The world's fair, that science and technology extravaganza that introduced wonders ranging from the Ferris wheel to videoconferencing, could land in Minnesota if a group of civic leaders have their way.
The new Minnesota World's Fair Bid Committee announced Friday that it is preparing a bid for the 2023 fair, called Expo 2023, and that it has already raised nearly three-quarters of the $1.5 million needed to do it.
The group is now scouting for 60-acre parcels of land that could accommodate an enormous pavilion — and other structures — to house exhibits by 100 countries and 12 million visitors. If Minnesota nabs the bid, it would be the first time in 30 years that a fair has landed in the United States.
"The prospect of having this happen in our community is overwhelming to me," said Marilyn Carlson Nelson, former CEO of Carlson companies who is a co-chair of the committee.
Expo 2023 would join the other mega events headed to Minnesota, such as the 2018 Super Bowl and the 2019 Final Four basketball championships, said Carlson, who co-chaired the committee that successfully won the Super Bowl bid for the state. "We can build on that," she said. "And it will help us collaborate with others around the world to make this a healthy planet."
Historic fair?
The United States hasn't hosted a world's fair since the New Orleans fair of 1984. In the late 1990s, the U.S. government stopped paying its dues to the Paris-based Bureau of International Expositions, which oversees the fairs, said Mark Ritchie, the former Minnesota secretary of state who has been spearheading the bid. By 2001, the U.S. government had withdrawn from the organization.
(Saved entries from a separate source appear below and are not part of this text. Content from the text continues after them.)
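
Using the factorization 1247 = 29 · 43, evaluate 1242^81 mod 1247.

Mod 29: 1242 ≡ 24; by Fermat, exponent reduces to 81 mod 28 = 25; 24^25 ≡ 16 (mod 29).
Mod 43: 1242 ≡ 38; by Fermat, exponent reduces to 81 mod 42 = 39; 38^39 ≡ 11 (mod 43).
Combine by CRT: x ≡ 16 (mod 29), x ≡ 11 (mod 43) ⇒ x ≡ 828 (mod 1247).

828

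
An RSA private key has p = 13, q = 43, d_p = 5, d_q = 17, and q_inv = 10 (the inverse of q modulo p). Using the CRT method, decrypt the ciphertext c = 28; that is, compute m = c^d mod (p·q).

m₁ = c^(d_p) mod p: c ≡ 2 (mod 13), and 2^5 mod 13 = 6.
m₂ = c^(d_q) mod q: c ≡ 28 (mod 43), and 28^17 mod 43 = 3.
h = q_inv·(m₁ − m₂) mod p = 10·(6 − 3) mod 13 = 4.
m = m₂ + h·q = 3 + 4·43 = 175.

175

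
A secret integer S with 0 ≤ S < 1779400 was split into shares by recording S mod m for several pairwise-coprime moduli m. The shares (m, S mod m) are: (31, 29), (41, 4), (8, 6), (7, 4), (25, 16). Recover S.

The moduli are pairwise coprime; N = 31·41·8·7·25 = 1779400.
N/31 = 57400; 57400 ≡ 19 (mod 31); 19·18 ≡ 1, so inverse 18.
N/41 = 43400; 43400 ≡ 22 (mod 41); 22·28 ≡ 1, so inverse 28.
N/8 = 222425; 222425 ≡ 1 (mod 8), inverse 1.
N/7 = 254200; 254200 ≡ 2 (mod 7); 2·4 ≡ 1, so inverse 4.
N/25 = 71176; 71176 ≡ 1 (mod 25), inverse 1.
S ≡ 29·57400·18 + 4·43400·28 + 6·222425·1 + 4·254200·4 + 16·71176·1 = 41364166.
41364166 mod 1779400 = 437966.

437966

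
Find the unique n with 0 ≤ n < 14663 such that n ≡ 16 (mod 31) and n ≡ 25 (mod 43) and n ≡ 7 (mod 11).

326

The moduli are pairwise coprime; M = 31·43·11 = 14663.
M/31 = 473; 473 ≡ 8 (mod 31); 8·4 ≡ 1, so inverse 4.
M/43 = 341; 341 ≡ 40 (mod 43); 40·14 ≡ 1, so inverse 14.
M/11 = 1333; 1333 ≡ 2 (mod 11); 2·6 ≡ 1, so inverse 6.
n ≡ 16·473·4 + 25·341·14 + 7·1333·6 = 205608.
205608 mod 14663 = 326.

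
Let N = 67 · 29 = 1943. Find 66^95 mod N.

Mod 67: 66 ≡ 66; by Fermat, exponent reduces to 95 mod 66 = 29; 66^29 ≡ 66 (mod 67).
Mod 29: 66 ≡ 8; by Fermat, exponent reduces to 95 mod 28 = 11; 8^11 ≡ 3 (mod 29).
Combine by CRT: x ≡ 66 (mod 67), x ≡ 3 (mod 29) ⇒ x ≡ 1540 (mod 1943).

1540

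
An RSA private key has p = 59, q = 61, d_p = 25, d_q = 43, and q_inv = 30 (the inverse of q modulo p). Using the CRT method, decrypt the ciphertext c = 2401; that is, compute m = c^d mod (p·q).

1479

m₁ = c^(d_p) mod p: c ≡ 41 (mod 59), and 41^25 mod 59 = 4.
m₂ = c^(d_q) mod q: c ≡ 22 (mod 61), and 22^43 mod 61 = 15.
h = q_inv·(m₁ − m₂) mod p = 30·(4 − 15) mod 59 = 24.
m = m₂ + h·q = 15 + 24·61 = 1479.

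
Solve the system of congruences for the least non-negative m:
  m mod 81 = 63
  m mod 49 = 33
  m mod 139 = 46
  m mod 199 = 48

15756669

The moduli are pairwise coprime; N = 81·49·139·199 = 109786509.
N/81 = 1355389; 1355389 ≡ 16 (mod 81); 16·76 ≡ 1, so inverse 76.
N/49 = 2240541; 2240541 ≡ 16 (mod 49); 16·46 ≡ 1, so inverse 46.
N/139 = 789831; 789831 ≡ 33 (mod 139); 33·59 ≡ 1, so inverse 59.
N/199 = 551691; 551691 ≡ 63 (mod 199); 63·139 ≡ 1, so inverse 139.
m ≡ 63·1355389·76 + 33·2240541·46 + 46·789831·59 + 48·551691·139 = 15715227456.
15715227456 mod 109786509 = 15756669.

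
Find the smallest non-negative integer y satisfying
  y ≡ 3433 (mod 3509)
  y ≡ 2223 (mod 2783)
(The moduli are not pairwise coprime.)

24487

gcd(3509, 2783) = 121 and 121 | (2223 − 3433), so the pair is consistent; merging gives y ≡ 24487 (mod 80707), where 80707 = lcm(3509, 2783).
The solution is unique modulo lcm(3509, 2783) = 80707.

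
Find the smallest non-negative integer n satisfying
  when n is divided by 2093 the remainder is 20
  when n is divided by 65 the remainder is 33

2113

gcd(2093, 65) = 13 and 13 | (33 − 20), so the pair is consistent; merging gives n ≡ 2113 (mod 10465), where 10465 = lcm(2093, 65).
The solution is unique modulo lcm(2093, 65) = 10465.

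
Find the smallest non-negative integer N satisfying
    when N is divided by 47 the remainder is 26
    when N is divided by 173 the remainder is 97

2000

From N ≡ 26 (mod 47) write N = 26 + 47t. Substituting into N ≡ 97 (mod 173) gives 47t ≡ 71 (mod 173), and since 47⁻¹ ≡ 81 (mod 173), t ≡ 42. Hence N ≡ 26 + 47·42 = 2000 (mod 8131).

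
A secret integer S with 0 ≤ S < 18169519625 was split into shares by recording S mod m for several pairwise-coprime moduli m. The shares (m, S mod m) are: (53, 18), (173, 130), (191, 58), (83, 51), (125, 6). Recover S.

1470843881

The moduli are pairwise coprime; N = 53·173·191·83·125 = 18169519625.
N/53 = 342821125; 342821125 ≡ 6 (mod 53); 6·9 ≡ 1, so inverse 9.
N/173 = 105026125; 105026125 ≡ 74 (mod 173); 74·166 ≡ 1, so inverse 166.
N/191 = 95128375; 95128375 ≡ 61 (mod 191); 61·119 ≡ 1, so inverse 119.
N/83 = 218909875; 218909875 ≡ 31 (mod 83); 31·75 ≡ 1, so inverse 75.
N/125 = 145356157; 145356157 ≡ 32 (mod 125); 32·43 ≡ 1, so inverse 43.
S ≡ 18·342821125·9 + 130·105026125·166 + 58·95128375·119 + 51·218909875·75 + 6·145356157·43 = 3853409004381.
3853409004381 mod 18169519625 = 1470843881.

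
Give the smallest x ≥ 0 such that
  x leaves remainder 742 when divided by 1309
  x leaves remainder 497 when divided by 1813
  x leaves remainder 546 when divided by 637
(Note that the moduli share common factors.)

Combine the congruences pairwise.
gcd(1309, 1813) = 7 and 7 | (497 − 742), so the pair is consistent; merging gives x ≡ 147350 (mod 339031), where 339031 = lcm(1309, 1813).
gcd(339031, 637) = 49 and 49 | (546 − 147350), so the pair is consistent; merging gives x ≡ 3876691 (mod 4407403), where 4407403 = lcm(339031, 637).
The solution is unique modulo lcm(1309, 1813, 637) = 4407403.

3876691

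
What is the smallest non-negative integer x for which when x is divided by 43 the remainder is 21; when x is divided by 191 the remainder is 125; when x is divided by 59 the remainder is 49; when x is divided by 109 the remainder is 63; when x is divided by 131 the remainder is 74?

2068820063

Combine the congruences pairwise.
From x ≡ 21 (mod 43) write x = 21 + 43t. Substituting into x ≡ 125 (mod 191) gives 43t ≡ 104 (mod 191), and since 43⁻¹ ≡ 40 (mod 191), t ≡ 149. Hence x ≡ 21 + 43·149 = 6428 (mod 8213).
From x ≡ 6428 (mod 8213) write x = 6428 + 8213t. Substituting into x ≡ 49 (mod 59) gives 8213t ≡ 52 (mod 59), and since 12⁻¹ ≡ 5 (mod 59), t ≡ 24. Hence x ≡ 6428 + 8213·24 = 203540 (mod 484567).
From x ≡ 203540 (mod 484567) write x = 203540 + 484567t. Substituting into x ≡ 63 (mod 109) gives 484567t ≡ 26 (mod 109), and since 62⁻¹ ≡ 51 (mod 109), t ≡ 18. Hence x ≡ 203540 + 484567·18 = 8925746 (mod 52817803).
From x ≡ 8925746 (mod 52817803) write x = 8925746 + 52817803t. Substituting into x ≡ 74 (mod 131) gives 52817803t ≡ 13 (mod 131), and since 44⁻¹ ≡ 3 (mod 131), t ≡ 39. Hence x ≡ 8925746 + 52817803·39 = 2068820063 (mod 6919132193).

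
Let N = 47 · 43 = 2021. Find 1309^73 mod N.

Mod 47: 1309 ≡ 40; by Fermat, exponent reduces to 73 mod 46 = 27; 40^27 ≡ 43 (mod 47).
Mod 43: 1309 ≡ 19; by Fermat, exponent reduces to 73 mod 42 = 31; 19^31 ≡ 3 (mod 43).
Combine by CRT: x ≡ 43 (mod 47), x ≡ 3 (mod 43) ⇒ x ≡ 1594 (mod 2021).

1594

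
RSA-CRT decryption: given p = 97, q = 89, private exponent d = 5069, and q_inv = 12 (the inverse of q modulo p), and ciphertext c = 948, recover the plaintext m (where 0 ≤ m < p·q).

7447

d_p = d mod (p−1) = 5069 mod 96 = 77; d_q = d mod (q−1) = 53.
m₁ = c^(d_p) mod p: c ≡ 75 (mod 97), and 75^77 mod 97 = 75.
m₂ = c^(d_q) mod q: c ≡ 58 (mod 89), and 58^53 mod 89 = 60.
h = q_inv·(m₁ − m₂) mod p = 12·(75 − 60) mod 97 = 83.
m = m₂ + h·q = 60 + 83·89 = 7447.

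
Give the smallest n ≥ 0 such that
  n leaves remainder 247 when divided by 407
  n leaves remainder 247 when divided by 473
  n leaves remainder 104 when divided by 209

245261

gcd(407, 473) = 11 and 11 | (247 − 247), so the pair is consistent; merging gives n ≡ 247 (mod 17501), where 17501 = lcm(407, 473).
gcd(17501, 209) = 11 and 11 | (104 − 247), so the pair is consistent; merging gives n ≡ 245261 (mod 332519), where 332519 = lcm(17501, 209).
The solution is unique modulo lcm(407, 473, 209) = 332519.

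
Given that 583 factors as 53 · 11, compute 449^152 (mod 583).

Mod 53: 449 ≡ 25; by Fermat, exponent reduces to 152 mod 52 = 48; 25^48 ≡ 46 (mod 53).
Mod 11: 449 ≡ 9; by Fermat, exponent reduces to 152 mod 10 = 2; 9^2 ≡ 4 (mod 11).
Combine by CRT: x ≡ 46 (mod 53), x ≡ 4 (mod 11) ⇒ x ≡ 576 (mod 583).

576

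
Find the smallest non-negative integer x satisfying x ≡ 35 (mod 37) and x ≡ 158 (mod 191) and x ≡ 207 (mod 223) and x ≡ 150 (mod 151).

195692073

From x ≡ 35 (mod 37) write x = 35 + 37t. Substituting into x ≡ 158 (mod 191) gives 37t ≡ 123 (mod 191), and since 37⁻¹ ≡ 31 (mod 191), t ≡ 184. Hence x ≡ 35 + 37·184 = 6843 (mod 7067).
From x ≡ 6843 (mod 7067) write x = 6843 + 7067t. Substituting into x ≡ 207 (mod 223) gives 7067t ≡ 54 (mod 223), and since 154⁻¹ ≡ 42 (mod 223), t ≡ 38. Hence x ≡ 6843 + 7067·38 = 275389 (mod 1575941).
From x ≡ 275389 (mod 1575941) write x = 275389 + 1575941t. Substituting into x ≡ 150 (mod 151) gives 1575941t ≡ 34 (mod 151), and since 105⁻¹ ≡ 128 (mod 151), t ≡ 124. Hence x ≡ 275389 + 1575941·124 = 195692073 (mod 237967091).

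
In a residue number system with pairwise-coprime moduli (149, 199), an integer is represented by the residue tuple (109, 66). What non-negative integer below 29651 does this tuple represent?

25737

From x ≡ 109 (mod 149) write x = 109 + 149t. Substituting into x ≡ 66 (mod 199) gives 149t ≡ 156 (mod 199), and since 149⁻¹ ≡ 195 (mod 199), t ≡ 172. Hence x ≡ 109 + 149·172 = 25737 (mod 29651).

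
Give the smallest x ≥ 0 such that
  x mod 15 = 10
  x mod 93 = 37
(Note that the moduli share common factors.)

gcd(15, 93) = 3 and 3 | (37 − 10), so the pair is consistent; merging gives x ≡ 130 (mod 465), where 465 = lcm(15, 93).
The solution is unique modulo lcm(15, 93) = 465.

130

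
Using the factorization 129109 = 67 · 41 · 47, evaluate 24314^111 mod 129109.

99303

Mod 67: 24314 ≡ 60; by Fermat, exponent reduces to 111 mod 66 = 45; 60^45 ≡ 9 (mod 67).
Mod 41: 24314 ≡ 1; by Fermat, exponent reduces to 111 mod 40 = 31; 1^31 ≡ 1 (mod 41).
Mod 47: 24314 ≡ 15; by Fermat, exponent reduces to 111 mod 46 = 19; 15^19 ≡ 39 (mod 47).
Combine by CRT: x ≡ 9 (mod 67), x ≡ 1 (mod 41), x ≡ 39 (mod 47) ⇒ x ≡ 99303 (mod 129109).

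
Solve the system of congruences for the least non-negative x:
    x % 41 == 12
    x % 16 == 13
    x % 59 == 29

The moduli are pairwise coprime; N = 41·16·59 = 38704.
N/41 = 944; 944 ≡ 1 (mod 41), inverse 1.
N/16 = 2419; 2419 ≡ 3 (mod 16); 3·11 ≡ 1, so inverse 11.
N/59 = 656; 656 ≡ 7 (mod 59); 7·17 ≡ 1, so inverse 17.
x ≡ 12·944·1 + 13·2419·11 + 29·656·17 = 680653.
680653 mod 38704 = 22685.

22685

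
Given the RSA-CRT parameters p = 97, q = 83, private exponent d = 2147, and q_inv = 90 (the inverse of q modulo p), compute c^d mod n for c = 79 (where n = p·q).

d_p = d mod (p−1) = 2147 mod 96 = 35; d_q = d mod (q−1) = 15.
m₁ = c^(d_p) mod p: c ≡ 79 (mod 97), and 79^35 mod 97 = 85.
m₂ = c^(d_q) mod q: c ≡ 79 (mod 83), and 79^15 mod 83 = 43.
h = q_inv·(m₁ − m₂) mod p = 90·(85 − 43) mod 97 = 94.
m = m₂ + h·q = 43 + 94·83 = 7845.

7845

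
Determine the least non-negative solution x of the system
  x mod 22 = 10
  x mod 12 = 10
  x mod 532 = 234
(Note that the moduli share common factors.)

5554

gcd(22, 12) = 2 and 2 | (10 − 10), so the pair is consistent; merging gives x ≡ 10 (mod 132), where 132 = lcm(22, 12).
gcd(132, 532) = 4 and 4 | (234 − 10), so the pair is consistent; merging gives x ≡ 5554 (mod 17556), where 17556 = lcm(132, 532).
The solution is unique modulo lcm(22, 12, 532) = 17556.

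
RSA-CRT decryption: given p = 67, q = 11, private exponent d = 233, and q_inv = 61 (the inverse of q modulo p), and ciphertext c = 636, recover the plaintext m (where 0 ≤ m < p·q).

553

d_p = d mod (p−1) = 233 mod 66 = 35; d_q = d mod (q−1) = 3.
m₁ = c^(d_p) mod p: c ≡ 33 (mod 67), and 33^35 mod 67 = 17.
m₂ = c^(d_q) mod q: c ≡ 9 (mod 11), and 9^3 mod 11 = 3.
h = q_inv·(m₁ − m₂) mod p = 61·(17 − 3) mod 67 = 50.
m = m₂ + h·q = 3 + 50·11 = 553.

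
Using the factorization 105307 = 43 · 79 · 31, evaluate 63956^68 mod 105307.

32632

Mod 43: 63956 ≡ 15; by Fermat, exponent reduces to 68 mod 42 = 26; 15^26 ≡ 38 (mod 43).
Mod 79: 63956 ≡ 45; 45^68 ≡ 5 (mod 79).
Mod 31: 63956 ≡ 3; by Fermat, exponent reduces to 68 mod 30 = 8; 3^8 ≡ 20 (mod 31).
Combine by CRT: x ≡ 38 (mod 43), x ≡ 5 (mod 79), x ≡ 20 (mod 31) ⇒ x ≡ 32632 (mod 105307).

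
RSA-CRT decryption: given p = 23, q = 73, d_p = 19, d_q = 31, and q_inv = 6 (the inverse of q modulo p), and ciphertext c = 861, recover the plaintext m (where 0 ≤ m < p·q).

1309

m₁ = c^(d_p) mod p: c ≡ 10 (mod 23), and 10^19 mod 23 = 21.
m₂ = c^(d_q) mod q: c ≡ 58 (mod 73), and 58^31 mod 73 = 68.
h = q_inv·(m₁ − m₂) mod p = 6·(21 − 68) mod 23 = 17.
m = m₂ + h·q = 68 + 17·73 = 1309.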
It was a time when the federal government was withdrawing from a number of international institutions, including UNESCO and UNICEF, he said. The prospects of an American world's fair were not good until about 2008, when a Houston group began organizing to get the United States back in the business.
"Now there's a whole national organization called Expo USA to help not just Minnesota but other cities that want to host expos," Ritchie said.